= Acid sphingomyelinase =

Enzyme that hydrolyzes sphingomyelin

Acid sphingomyelinase is one of the enzymes that make up the sphingomyelinase (SMase) family, responsible for catalyzing the breakdown of sphingomyelin to ceramide and phosphorylcholine. They are organized into alkaline, neutral, and acidic SMase depending on the pH in which their enzymatic activity is optimal. Acid sphingomyelinases' (aSMases) enzymatic activity can be influenced by drugs, lipids, cations, pH, redox and other proteins in the environment. Specifically aSMases have been shown to have increased enzymatic activity in lysobisphosphatidic acid (LBPA) or phosphatidylinositol (PI) enriched environments, and inhibited activity when phosphorylated derivatives of PI are present.

Sphingomyelin phosphodiesterase 1 (SMPD1) is the gene that codes for two aSMase enzymes distinct in the pools of sphingomyelin they hydrolyse. Lysosomal sphingomyelinase (L-SMase) is found in the lysosomal compartment, and the secretory sphingomyelinase (S-SMase) is found extracellularly.

== Structure and catalytic mechanism ==

The catalytic mechanism of acid sphingomyelinase is the hydrolysis of sphingomyelin to ceramide and phosphorylcholine.

== Types of acid sphingomyelinases ==

=== Lysosomal acid sphingomyelinase ===
The lysosomal acidic SMase is considered one of the major candidates for the production of ceramide in the cellular response to stress; including environmental insults, infection with pathogens, ligation of death receptors, and chemotherapy drugs. The main mechanism of trafficking L-SMase to the lysosome is through the mannose 6-phosphate receptor mediated pathway. L-SMase acquires zinc whilst being trafficked to the lysosome, and it is thought that zinc may play a role in mediating cellular L-SMase activity.

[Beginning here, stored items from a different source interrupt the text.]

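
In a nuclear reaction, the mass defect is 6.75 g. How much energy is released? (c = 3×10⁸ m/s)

Convert mass defect: Δm = 6.75 g = 0.00675 kg
E = Δm·c² = 0.00675 × (3×10⁸)²
= 0.00675 × 9×10¹⁶ = 6.075×10¹⁴ J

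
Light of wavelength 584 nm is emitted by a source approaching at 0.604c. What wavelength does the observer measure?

β = 0.604
Wavelength Doppler factor = √(0.396/1.604) = √(0.2469) = 0.4969
λ_obs = 584 × 0.4969 = 290.2 nm (blueshift)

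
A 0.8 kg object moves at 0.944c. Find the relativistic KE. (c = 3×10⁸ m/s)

γ = 1/√(1 - 0.944²) = 3.031
γ - 1 = 2.031
KE = (γ-1)mc² = 2.031 × 0.8 × (3×10⁸)² = 1.462×10¹⁷ J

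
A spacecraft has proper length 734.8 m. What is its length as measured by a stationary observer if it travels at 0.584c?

Proper length L₀ = 734.8 m
γ = 1/√(1 - 0.584²) = 1.2319
L = L₀/γ = 734.8/1.2319 = 596.5 m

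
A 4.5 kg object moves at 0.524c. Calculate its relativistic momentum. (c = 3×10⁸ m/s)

γ = 1/√(1 - 0.524²) = 1.1741
v = 0.524 × 3×10⁸ = 1.572×10⁸ m/s
p = γmv = 1.1741 × 4.5 × 1.572×10⁸ = 8.306×10⁸ kg·m/s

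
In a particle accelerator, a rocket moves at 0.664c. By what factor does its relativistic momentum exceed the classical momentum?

p_rel = γmv, p_class = mv
Ratio = γ = 1/√(1 - 0.664²)
= 1/√(0.559104) = 1.337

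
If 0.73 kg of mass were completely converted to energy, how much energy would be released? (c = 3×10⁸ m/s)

Using E = mc²:
c² = (3×10⁸)² = 9×10¹⁶ m²/s²
E = 0.73 × 9×10¹⁶ = 6.570×10¹⁶ J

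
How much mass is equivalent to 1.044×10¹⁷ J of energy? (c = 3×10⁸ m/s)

From E = mc², we get m = E/c²
c² = (3×10⁸)² = 9×10¹⁶ m²/s²
m = 1.044×10¹⁷ / 9×10¹⁶ = 1.160 kg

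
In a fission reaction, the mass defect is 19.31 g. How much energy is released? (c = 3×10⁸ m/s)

Convert mass defect: Δm = 19.31 g = 0.01931 kg
E = Δm·c² = 0.01931 × (3×10⁸)²
= 0.01931 × 9×10¹⁶ = 1.738×10¹⁵ J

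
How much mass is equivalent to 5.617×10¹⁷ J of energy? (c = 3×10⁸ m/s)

From E = mc², we get m = E/c²
c² = (3×10⁸)² = 9×10¹⁶ m²/s²
m = 5.617×10¹⁷ / 9×10¹⁶ = 6.241 kg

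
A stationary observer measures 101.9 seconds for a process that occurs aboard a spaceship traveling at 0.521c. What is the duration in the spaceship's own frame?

Dilated time Δt = 101.9 seconds
γ = 1/√(1 - 0.521²) = 1.1716
Δt₀ = Δt/γ = 101.9/1.1716 = 86.98 seconds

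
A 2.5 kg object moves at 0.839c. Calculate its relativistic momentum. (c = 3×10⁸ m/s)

γ = 1/√(1 - 0.839²) = 1.8378
v = 0.839 × 3×10⁸ = 2.517×10⁸ m/s
p = γmv = 1.8378 × 2.5 × 2.517×10⁸ = 1.156×10⁹ kg·m/s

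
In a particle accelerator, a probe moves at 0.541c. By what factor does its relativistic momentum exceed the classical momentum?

p_rel = γmv, p_class = mv
Ratio = γ = 1/√(1 - 0.541²)
= 1/√(0.707319) = 1.189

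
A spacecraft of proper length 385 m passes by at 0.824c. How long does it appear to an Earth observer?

Proper length L₀ = 385 m
γ = 1/√(1 - 0.824²) = 1.765
L = L₀/γ = 385/1.765 = 218.1 m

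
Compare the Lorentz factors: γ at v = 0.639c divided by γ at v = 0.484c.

γ₁ = 1/√(1 - 0.639²) = 1.3000
γ₂ = 1/√(1 - 0.484²) = 1.1428
γ₁/γ₂ = 1.3000/1.1428 = 1.138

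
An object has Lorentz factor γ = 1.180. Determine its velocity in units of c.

From γ = 1/√(1 - v²/c²):
1/γ² = 1/1.180² = 0.71818
v²/c² = 1 - 0.71818 = 0.28182
v/c = √(0.28182) = 0.5309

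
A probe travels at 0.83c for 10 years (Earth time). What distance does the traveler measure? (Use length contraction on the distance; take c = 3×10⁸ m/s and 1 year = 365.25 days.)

Earth distance: d = v × t = 0.83c × 10 yr = 7.858×10¹⁶ m
γ = 1.793
d' = d/γ = 7.858×10¹⁶/1.793 = 4.383×10¹⁶ m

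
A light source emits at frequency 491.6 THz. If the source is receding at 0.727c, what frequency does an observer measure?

β = v/c = 0.727
(1-β)/(1+β) = 0.273/1.727 = 0.1581
Doppler factor = √(0.1581) = 0.3976
f_obs = 491.6 × 0.3976 = 195.5 THz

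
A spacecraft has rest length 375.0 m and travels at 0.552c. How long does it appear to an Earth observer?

Proper length L₀ = 375.0 m
γ = 1/√(1 - 0.552²) = 1.1993
L = L₀/γ = 375.0/1.1993 = 312.7 m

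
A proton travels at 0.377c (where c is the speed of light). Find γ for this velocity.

v/c = 0.377, so (v/c)² = 0.142129
1 - (v/c)² = 0.857871
γ = 1/√(0.857871) = 1.080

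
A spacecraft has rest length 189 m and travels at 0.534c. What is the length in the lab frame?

Proper length L₀ = 189 m
γ = 1/√(1 - 0.534²) = 1.183
L = L₀/γ = 189/1.183 = 159.8 m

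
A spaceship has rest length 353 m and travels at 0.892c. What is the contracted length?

Proper length L₀ = 353 m
γ = 1/√(1 - 0.892²) = 2.212
L = L₀/γ = 353/2.212 = 159.6 m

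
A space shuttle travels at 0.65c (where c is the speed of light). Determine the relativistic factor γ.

v/c = 0.65, so (v/c)² = 0.4225
1 - (v/c)² = 0.5775
γ = 1/√(0.5775) = 1.316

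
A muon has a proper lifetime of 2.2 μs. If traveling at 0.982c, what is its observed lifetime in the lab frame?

Proper lifetime τ₀ = 2.2 μs
γ = 1/√(1 - 0.982²) = 5.294
τ = γτ₀ = 5.294 × 2.2 μs = 11.65 μs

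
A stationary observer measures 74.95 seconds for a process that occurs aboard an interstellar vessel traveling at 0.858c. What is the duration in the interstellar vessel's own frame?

Dilated time Δt = 74.95 seconds
γ = 1/√(1 - 0.858²) = 1.947
Δt₀ = Δt/γ = 74.95/1.947 = 38.50 seconds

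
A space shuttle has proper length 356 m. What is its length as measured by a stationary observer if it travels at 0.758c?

Proper length L₀ = 356 m
γ = 1/√(1 - 0.758²) = 1.533
L = L₀/γ = 356/1.533 = 232.2 m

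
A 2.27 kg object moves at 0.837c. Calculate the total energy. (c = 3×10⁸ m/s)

γ = 1/√(1 - 0.837²) = 1.8275
mc² = 2.27 × (3×10⁸)² = 2.043×10¹⁷ J
E = γmc² = 1.8275 × 2.043×10¹⁷ = 3.734×10¹⁷ J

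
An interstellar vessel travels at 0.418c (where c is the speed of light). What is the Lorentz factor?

v/c = 0.418, so (v/c)² = 0.174724
1 - (v/c)² = 0.825276
γ = 1/√(0.825276) = 1.101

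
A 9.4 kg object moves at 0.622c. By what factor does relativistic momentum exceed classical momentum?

p_rel = γmv, p_class = mv
Ratio = γ = 1/√(1 - 0.622²) = 1.277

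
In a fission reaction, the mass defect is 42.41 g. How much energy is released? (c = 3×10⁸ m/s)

Convert mass defect: Δm = 42.41 g = 0.04241 kg
E = Δm·c² = 0.04241 × (3×10⁸)²
= 0.04241 × 9×10¹⁶ = 3.817×10¹⁵ J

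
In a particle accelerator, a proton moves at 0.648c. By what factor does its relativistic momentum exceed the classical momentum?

p_rel = γmv, p_class = mv
Ratio = γ = 1/√(1 - 0.648²)
= 1/√(0.580096) = 1.313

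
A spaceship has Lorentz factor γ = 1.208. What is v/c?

From γ = 1/√(1 - v²/c²):
1/γ² = 1/1.208² = 0.6853
v²/c² = 1 - 0.6853 = 0.3147
v/c = √(0.3147) = 0.5610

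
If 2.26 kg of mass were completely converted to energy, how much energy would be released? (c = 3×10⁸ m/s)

Using E = mc²:
c² = (3×10⁸)² = 9×10¹⁶ m²/s²
E = 2.26 × 9×10¹⁶ = 2.034×10¹⁷ J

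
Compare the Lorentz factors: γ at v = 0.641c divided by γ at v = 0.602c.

γ₁ = 1/√(1 - 0.641²) = 1.3029
γ₂ = 1/√(1 - 0.602²) = 1.2524
γ₁/γ₂ = 1.3029/1.2524 = 1.040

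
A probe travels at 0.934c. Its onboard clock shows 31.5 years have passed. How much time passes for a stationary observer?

Proper time Δt₀ = 31.5 years
γ = 1/√(1 - 0.934²) = 2.799
Δt = γΔt₀ = 2.799 × 31.5 = 88.17 years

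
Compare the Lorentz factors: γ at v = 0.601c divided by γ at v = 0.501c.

γ₁ = 1/√(1 - 0.601²) = 1.251
γ₂ = 1/√(1 - 0.501²) = 1.155
γ₁/γ₂ = 1.251/1.155 = 1.083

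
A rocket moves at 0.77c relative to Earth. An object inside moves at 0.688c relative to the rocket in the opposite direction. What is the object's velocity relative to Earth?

Object's velocity in rocket frame is u' = -0.688c
u = (u' + v)/(1 + u'v/c²) = (v - 0.688)/(1 - 0.688·v/c²)
Numerator: 0.77 - 0.688 = 0.082
Denominator: 1 - 0.52976 = 0.47024
u = 0.082/0.47024 = 0.1744c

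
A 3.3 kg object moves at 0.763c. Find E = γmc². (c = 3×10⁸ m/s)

γ = 1/√(1 - 0.763²) = 1.547
mc² = 3.3 × (3×10⁸)² = 2.970×10¹⁷ J
E = γmc² = 1.547 × 2.970×10¹⁷ = 4.595×10¹⁷ J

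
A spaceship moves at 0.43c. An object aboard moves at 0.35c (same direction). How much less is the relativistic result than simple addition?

Classical: u' + v = 0.35 + 0.43 = 0.78c
Relativistic: u = (0.35 + 0.43)/(1 + 0.1505) = 0.78/1.1505 = 0.6780c
Difference: 0.78 - 0.6780 = 0.1020c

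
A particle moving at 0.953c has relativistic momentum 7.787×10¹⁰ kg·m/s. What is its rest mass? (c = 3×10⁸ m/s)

γ = 1/√(1 - 0.953²) = 3.3007
v = 0.953 × 3×10⁸ = 2.859×10⁸ m/s
m = p/(γv) = 7.787×10¹⁰/(3.3007 × 2.859×10⁸) = 82.52 kg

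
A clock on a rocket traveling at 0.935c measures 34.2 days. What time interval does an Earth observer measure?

Proper time Δt₀ = 34.2 days
γ = 1/√(1 - 0.935²) = 2.8197
Δt = γΔt₀ = 2.8197 × 34.2 = 96.43 days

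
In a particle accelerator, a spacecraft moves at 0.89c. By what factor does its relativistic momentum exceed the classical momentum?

p_rel = γmv, p_class = mv
Ratio = γ = 1/√(1 - 0.89²)
= 1/√(0.2079) = 2.193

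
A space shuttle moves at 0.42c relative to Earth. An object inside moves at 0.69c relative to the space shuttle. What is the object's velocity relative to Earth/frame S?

u = (u' + v)/(1 + u'v/c²)
Numerator: 0.69 + 0.42 = 1.11
Denominator: 1 + 0.2898 = 1.2898
u = 1.11/1.2898 = 0.8606c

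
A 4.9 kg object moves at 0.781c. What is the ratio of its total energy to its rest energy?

E = γmc², E₀ = mc²
E/E₀ = γ = 1/√(1 - 0.781²) = 1.601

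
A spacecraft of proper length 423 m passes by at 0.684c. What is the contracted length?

Proper length L₀ = 423 m
γ = 1/√(1 - 0.684²) = 1.3708
L = L₀/γ = 423/1.3708 = 308.6 m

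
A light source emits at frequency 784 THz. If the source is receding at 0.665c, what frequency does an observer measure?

β = v/c = 0.665
(1-β)/(1+β) = 0.335/1.665 = 0.2012
Doppler factor = √(0.2012) = 0.4486
f_obs = 784 × 0.4486 = 351.7 THz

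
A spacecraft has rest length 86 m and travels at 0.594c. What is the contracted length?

Proper length L₀ = 86 m
γ = 1/√(1 - 0.594²) = 1.2431
L = L₀/γ = 86/1.2431 = 69.18 m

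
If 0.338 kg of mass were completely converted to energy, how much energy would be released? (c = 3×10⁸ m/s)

Using E = mc²:
c² = (3×10⁸)² = 9×10¹⁶ m²/s²
E = 0.338 × 9×10¹⁶ = 3.042×10¹⁶ J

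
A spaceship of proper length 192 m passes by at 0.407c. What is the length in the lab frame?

Proper length L₀ = 192 m
γ = 1/√(1 - 0.407²) = 1.0948
L = L₀/γ = 192/1.0948 = 175.4 m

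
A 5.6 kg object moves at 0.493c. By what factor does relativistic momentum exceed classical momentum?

p_rel = γmv, p_class = mv
Ratio = γ = 1/√(1 - 0.493²) = 1.149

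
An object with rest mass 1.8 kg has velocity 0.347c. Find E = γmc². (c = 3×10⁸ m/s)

γ = 1/√(1 - 0.347²) = 1.066
mc² = 1.8 × (3×10⁸)² = 1.620×10¹⁷ J
E = γmc² = 1.066 × 1.620×10¹⁷ = 1.727×10¹⁷ J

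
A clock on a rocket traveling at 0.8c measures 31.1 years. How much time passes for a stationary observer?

Proper time Δt₀ = 31.1 years
γ = 1/√(1 - 0.8²) = 1.6667
Δt = γΔt₀ = 1.6667 × 31.1 = 51.83 years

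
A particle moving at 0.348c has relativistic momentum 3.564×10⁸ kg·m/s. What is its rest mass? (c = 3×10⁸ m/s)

γ = 1/√(1 - 0.348²) = 1.0667
v = 0.348 × 3×10⁸ = 1.044×10⁸ m/s
m = p/(γv) = 3.564×10⁸/(1.0667 × 1.044×10⁸) = 3.200 kg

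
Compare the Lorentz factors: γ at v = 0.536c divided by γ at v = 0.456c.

γ₁ = 1/√(1 - 0.536²) = 1.185
γ₂ = 1/√(1 - 0.456²) = 1.124
γ₁/γ₂ = 1.185/1.124 = 1.054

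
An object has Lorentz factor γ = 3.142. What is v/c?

From γ = 1/√(1 - v²/c²):
1/γ² = 1/3.142² = 0.1013
v²/c² = 1 - 0.1013 = 0.8987
v/c = √(0.8987) = 0.9480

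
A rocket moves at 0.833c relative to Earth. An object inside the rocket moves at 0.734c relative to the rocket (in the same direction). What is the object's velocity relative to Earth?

u = (u' + v)/(1 + u'v/c²)
Numerator: 0.734 + 0.833 = 1.567
Denominator: 1 + 0.611422 = 1.611422
u = 1.567/1.611422 = 0.9724c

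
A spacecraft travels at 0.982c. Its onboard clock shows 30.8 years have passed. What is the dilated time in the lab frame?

Proper time Δt₀ = 30.8 years
γ = 1/√(1 - 0.982²) = 5.294
Δt = γΔt₀ = 5.294 × 30.8 = 163.1 years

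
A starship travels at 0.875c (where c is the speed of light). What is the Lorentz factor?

v/c = 0.875, so (v/c)² = 0.765625
1 - (v/c)² = 0.234375
γ = 1/√(0.234375) = 2.066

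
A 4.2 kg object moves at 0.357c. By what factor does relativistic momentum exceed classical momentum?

p_rel = γmv, p_class = mv
Ratio = γ = 1/√(1 - 0.357²) = 1.071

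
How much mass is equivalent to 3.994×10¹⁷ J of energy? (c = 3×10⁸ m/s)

From E = mc², we get m = E/c²
c² = (3×10⁸)² = 9×10¹⁶ m²/s²
m = 3.994×10¹⁷ / 9×10¹⁶ = 4.438 kg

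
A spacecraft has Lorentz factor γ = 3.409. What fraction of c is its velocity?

From γ = 1/√(1 - v²/c²):
1/γ² = 1/3.409² = 0.08605
v²/c² = 1 - 0.08605 = 0.9140
v/c = √(0.9140) = 0.9560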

=== Secreted acid sphingomyelinase ===
Secreted acid SMases are less well understood than their lysosomal compartmentalised counterpart. S-SMases are zinc-dependent, and have been implicated in the metabolism of lipoprotein-bound SM to Ceramide and the aggregation of LDL particles. In circulating platelets there is no neutral SMase activity, but they do have S-SMase enzymatic activity. It has been shown that in response to thrombin induced platelet activation, S-SMase is released extracellulary and a parallel decrease in intracellular L-SMase is observed.

== Role in disease ==

=== Niemann–Pick type A and type B ===
The lysosomal storage disorders Niemann-Pick disease, SMPD1-associated (type A and B) are characterized by deficiencies in acid sphingomyelinase. Diagnosis is confirmed by an aSMase activity less than 10% in the peripheral blood lymphocytes. Caused by a mutation in the SMPD1 gene, it is found in 1:250,000 in the population. Mutations to this gene are more commonly found in those of Ashkenazi Jewish descent (1:80-1:100) or of North African descent.

=== Niemann–Pick type C ===
Niemann–Pick disease, type C (NPC) is also a lysosomal storage disorder, but instead is caused by a mutation in either the NPC1 or NPC2 gene. Despite having a functional SMPD1 gene, NPC fibroblasts were shown to have inhibited aSMase activity. The functional loss of aSMase activity may also be due to altered trafficking (causing accumulation of cholesterol) or by direct action on the enzyme. Additionally, the disregulation of BMP/LBPA in NPC may contribute to the decreased aSMase activity, as LBPA has been shown to enhance enzymatic activity.

=== Cardiovascular pathophysiological conditions ===
Atherosclerosis occurs from the thickening of the artery walls through depositing of cholesterol and triglyceride on the cell walls. Lipid deposits are encouraged by high levels of circulating LDL, often caused by inadequate removal by HDL particles. Acid SMase has been shown to accelerate atherosclerotic lesion progression through promoting aggregation of lipoproteins to arterial walls. Inhibition of aSMases is a current therapeutic target for the treatment of atherosclerosis.

=== Diabetes ===
Secreted aSMase may also play a role in diabetes. Inflammation-induced S-SMase activation may contribute to insulin resistance through the increased generation of ceramide.

=== COVID-19 ===
The SARS-CoV-2 virus is thought to activate acid sphingomyelinase as part of cell entry. Functional inhibitors of acid sphingomyelinase or FIASMAs have been shown to have anti-viral and anti-inflammatory properties.